Every nation has its reason for being proud regardless of its political achievements in history. Even the most miserable nations on the planet must have a list of what make them proud. It is this national pride that helps with the feeling of patriotism – love for the nation.
Talking about the United States of America, perhaps the proudest nation on earth for holding the title of the leader of the free world (whatever this means), it is easy to picture America as an institution forgetting that this same institution is nothing more than a huge amount of people within the same borders. White males, educated and successful have all the reasons in the world to look back in history and thank God for the day that Columbus discovered their blessed land. But would the native-Americans, for instance, who suffered genocide by him and by so many after him, thank Columbus the same way?
Some American plays written within the scope of racism and sexism in the country mirror a part of society that wasn’t feeling so patriotic after all. Americans were fighting Hitler for being the racist-extraordinaire in Europe but still segregating their own people as if blacks and whites were not the same kind of human beings. Howard Zinn in History of United States describes: “The black militant mood, flashing here and there in the thirties, was reduced to a subsurface simmering during WWII, when the nation on the one hand denounced racism, and on the other hand maintained segregation in the armed forces.” Blacks have been asking themselves if Independence Day should be a National Day for all because the concept of “Life, liberty and pursuit of happiness” was not meant for all.
The same goes for women who have reasons to feel sceptical of the significance of the Fourth of July. Their battle hasn’t finished yet and perhaps never will for the lack of engagement and interest of the society. Even those women, who in some point of their lives try to make a difference, realize sooner or later that they are either financially independent but lonely, or financially dependent and surrounded by family. Perhaps nobody was meant to have it all.

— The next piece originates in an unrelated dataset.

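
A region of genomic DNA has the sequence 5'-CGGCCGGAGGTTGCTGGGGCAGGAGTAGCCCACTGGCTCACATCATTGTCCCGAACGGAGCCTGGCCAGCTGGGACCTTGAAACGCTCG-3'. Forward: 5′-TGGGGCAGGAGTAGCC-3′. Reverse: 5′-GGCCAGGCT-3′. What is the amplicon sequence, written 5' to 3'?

The forward primer matches the template at positions 15–30.
Reverse complement of the reverse primer: AGCCTGGCC. This occurs on the top strand at positions 59–67.
The product is the template from position 15 through 67 (53 bp).

5'-TGGGGCAGGAGTAGCCCACTGGCTCACATCATTGTCCCGAACGGAGCCTGGCC-3'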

Visiting a fishing village off Hong Kong 12 years ago the tour guide mentioned that there was a belief in one of the ramifications of Buddhism (cannot recall which one) that hell was here, our lives, Planet Earth. We were meant to suffer. Russians also believe that life needs suffering to have a meaning. But Americans always try so hard to show the world that they are so happy, so proud and so patriotic of the ‘best country in the world’. It is a very theatrical approach to reality, indeed. The funny thing is that theatre, together with literature, shows what goes through people’s minds when they felt lost and hopeless faced with the aftermath of Crash of 1929, when America bombed Vietnam and Iraq for no substantial reason, when people suffered due to segregation, or illusion of a better life for all. In short, as much as Americans have some reasons to feel patriotic, they should be careful when generalizing that feeling, because it certainly doesn’t go for all.